E a apatia do PSDB e de seus candidatos indecisos? “O Congresso, os partidos, o PSDB também, as lideranças, não repercutem. Falta mais articulação com a sociedade. Mas os candidatos se movem pelo cálculo eleitoral, não tem jeito. Mas a discussão desses problemas interessa a muito mais gente, vai muito além do PSDB. Não escrevi para conclamar a oposição. Esse debate não pode ser rebaixado pela partidarização excessiva. Mas, afora o “partido dos economistas”, os intelectuais não se manifestam, contra ou a favor, de maneira pública, pensada (o Brasil tinha o partido dos advogados, agora tem o dos economistas, sinal da mercantilização do Brasil e do mundo). Os movimentos sociais, as organizações da sociedade, quando não estão aninhadas na burocracia do Estado, limitam-se a temas especializados. Isso por um lado é bom: discute-se a sério ambiente, drogas, violência. Mas não a política maior desses e outros assuntos”, diz FHC.

Mas qual a relação atual entre popularidade e risco de autoritarismo? “O país está mais apático porque a situação econômica vai bem. E espero que vá cada vez melhor. Mas a satisfação com as condições de agora não nos deve impedir de pensar que tipo de sociedade e de Estado que estamos construindo. As pessoas aplaudem porque estão satisfeitas com o que lhes diz respeito, mais imediatamente. Mas o aplauso não significa aprovação a qualquer atitude do governo, e muitas vezes as pessoas não têm consciência das consequências de várias dessas ações.”

Mas onde está o autoritarismo? “Há uma grande cooptação.

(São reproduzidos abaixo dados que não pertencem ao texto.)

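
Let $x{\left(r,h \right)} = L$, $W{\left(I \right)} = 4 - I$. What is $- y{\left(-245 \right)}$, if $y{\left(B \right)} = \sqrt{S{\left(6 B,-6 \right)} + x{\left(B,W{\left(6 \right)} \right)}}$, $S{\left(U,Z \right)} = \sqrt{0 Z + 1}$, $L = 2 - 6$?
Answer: $- i \sqrt{3} \approx - 1.732 i$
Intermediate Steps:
$L = -4$
$x{\left(r,h \right)} = -4$
$S{\left(U,Z \right)} = 1$ ($S{\left(U,Z \right)} = \sqrt{0 + 1} = \sqrt{1} = 1$)
$y{\left(B \right)} = i \sqrt{3}$ ($y{\left(B \right)} = \sqrt{1 - 4} = \sqrt{-3} = i \sqrt{3}$)
$- y{\left(-245 \right)} = - i \sqrt{3}$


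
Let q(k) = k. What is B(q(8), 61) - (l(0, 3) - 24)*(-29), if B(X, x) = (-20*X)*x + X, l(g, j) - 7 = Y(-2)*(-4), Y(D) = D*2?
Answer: -9781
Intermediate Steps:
Y(D) = 2*D
l(g, j) = 23 (l(g, j) = 7 + (2*(-2))*(-4) = 7 - 4*(-4) = 7 + 16 = 23)
B(X, x) = X - 20*X*x (B(X, x) = -20*X*x + X = X - 20*X*x)
B(q(8), 61) - (l(0, 3) - 24)*(-29) = 8*(1 - 20*61) - (23 - 24)*(-29) = 8*(1 - 1220) - (-1)*(-29) = 8*(-1219) - 1*29 = -9752 - 29 = -9781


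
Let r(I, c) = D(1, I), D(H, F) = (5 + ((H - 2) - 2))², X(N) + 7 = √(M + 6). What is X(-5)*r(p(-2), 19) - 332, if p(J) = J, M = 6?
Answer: -360 + 8*√3 ≈ -346.14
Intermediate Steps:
X(N) = -7 + 2*√3 (X(N) = -7 + √(6 + 6) = -7 + √12 = -7 + 2*√3)
D(H, F) = (1 + H)² (D(H, F) = (5 + ((-2 + H) - 2))² = (5 + (-4 + H))² = (1 + H)²)
r(I, c) = 4 (r(I, c) = (1 + 1)² = 2² = 4)
X(-5)*r(p(-2), 19) - 332 = (-7 + 2*√3)*4 - 332 = (-28 + 8*√3) - 332 = -360 + 8*√3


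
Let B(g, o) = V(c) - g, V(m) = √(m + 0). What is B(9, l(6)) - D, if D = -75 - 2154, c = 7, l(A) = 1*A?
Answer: 2220 + √7 ≈ 2222.6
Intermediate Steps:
l(A) = A
V(m) = √m
B(g, o) = √7 - g
D = -2229
B(9, l(6)) - D = (√7 - 1*9) - 1*(-2229) = (√7 - 9) + 2229 = (-9 + √7) + 2229 = 2220 + √7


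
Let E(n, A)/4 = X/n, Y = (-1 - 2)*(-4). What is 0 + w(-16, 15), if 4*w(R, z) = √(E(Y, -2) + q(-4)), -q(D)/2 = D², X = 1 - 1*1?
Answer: I*√2 ≈ 1.4142*I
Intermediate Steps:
X = 0 (X = 1 - 1 = 0)
q(D) = -2*D²
Y = 12 (Y = -3*(-4) = 12)
E(n, A) = 0 (E(n, A) = 4*(0/n) = 4*0 = 0)
w(R, z) = I*√2 (w(R, z) = √(0 - 2*(-4)²)/4 = √(0 - 2*16)/4 = √(0 - 32)/4 = √(-32)/4 = (4*I*√2)/4 = I*√2)
0 + w(-16, 15) = 0 + I*√2 = I*√2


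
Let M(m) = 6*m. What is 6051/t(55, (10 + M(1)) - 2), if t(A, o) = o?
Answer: 6051/14 ≈ 432.21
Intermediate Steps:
6051/t(55, (10 + M(1)) - 2) = 6051/((10 + 6*1) - 2) = 6051/((10 + 6) - 2) = 6051/(16 - 2) = 6051/14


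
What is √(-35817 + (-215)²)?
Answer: 2*√2602 ≈ 102.02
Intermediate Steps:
√(-35817 + (-215)²) = √(-35817 + 46225) = √10408 = 2*√2602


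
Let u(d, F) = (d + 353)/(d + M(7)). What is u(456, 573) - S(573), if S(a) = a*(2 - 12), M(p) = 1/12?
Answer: 31369998/5473 ≈ 5731.8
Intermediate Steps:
M(p) = 1/12
u(d, F) = (353 + d)/(1/12 + d) (u(d, F) = (d + 353)/(d + 1/12) = (353 + d)/(1/12 + d))
S(a) = -10*a (S(a) = a*(-10) = -10*a)
u(456, 573) - S(573) = 12*(353 + 456)/(1 + 12*456) - (-10)*573 = 12*809/(1 + 5472) - 1*(-5730) = 12*809/5473 + 5730 = 12*(1/5473)*809 + 5730 = 9708/5473 + 5730 = 31369998/5473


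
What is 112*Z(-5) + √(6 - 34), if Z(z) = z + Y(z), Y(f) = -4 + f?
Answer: -1568 + 2*I*√7 ≈ -1568.0 + 5.2915*I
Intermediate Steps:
Z(z) = -4 + 2*z (Z(z) = z + (-4 + z) = -4 + 2*z)
112*Z(-5) + √(6 - 34) = 112*(-4 + 2*(-5)) + √(6 - 34) = 112*(-4 - 10) + √(-28) = 112*(-14) + 2*I*√7 = -1568 + 2*I*√7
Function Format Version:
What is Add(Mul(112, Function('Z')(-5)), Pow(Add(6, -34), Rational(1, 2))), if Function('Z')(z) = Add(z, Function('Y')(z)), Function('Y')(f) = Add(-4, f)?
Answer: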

Há ingerência direta nos partidos, ataques à imprensa, à gestão de empresas. O presidente escolhe não só a candidata (até sem ela mesma saber) mas define nomes pelo país todo, em vários partidos, interfere diretamente no Congresso. Não sou “neoliberal”. E não sou a favor disso que chamam “Estado forte”, mas de um Estado competente. Esse “Estado forte” é paternalista, organiza os negócios, destrói os partidos, coopta setores sociais com recursos do Estado. Tudo isso ocorre em clima de forte personalização, em que o presidente centraliza em si decisões estratégicas (como na compra dos caças, do pré-sal, coisas feitas com atropelo, sem seriedade), com alianças partidárias que não foram feitas com base em um programa. Isso reforça as características da nossa “Presidência imperial’”, diz FHC.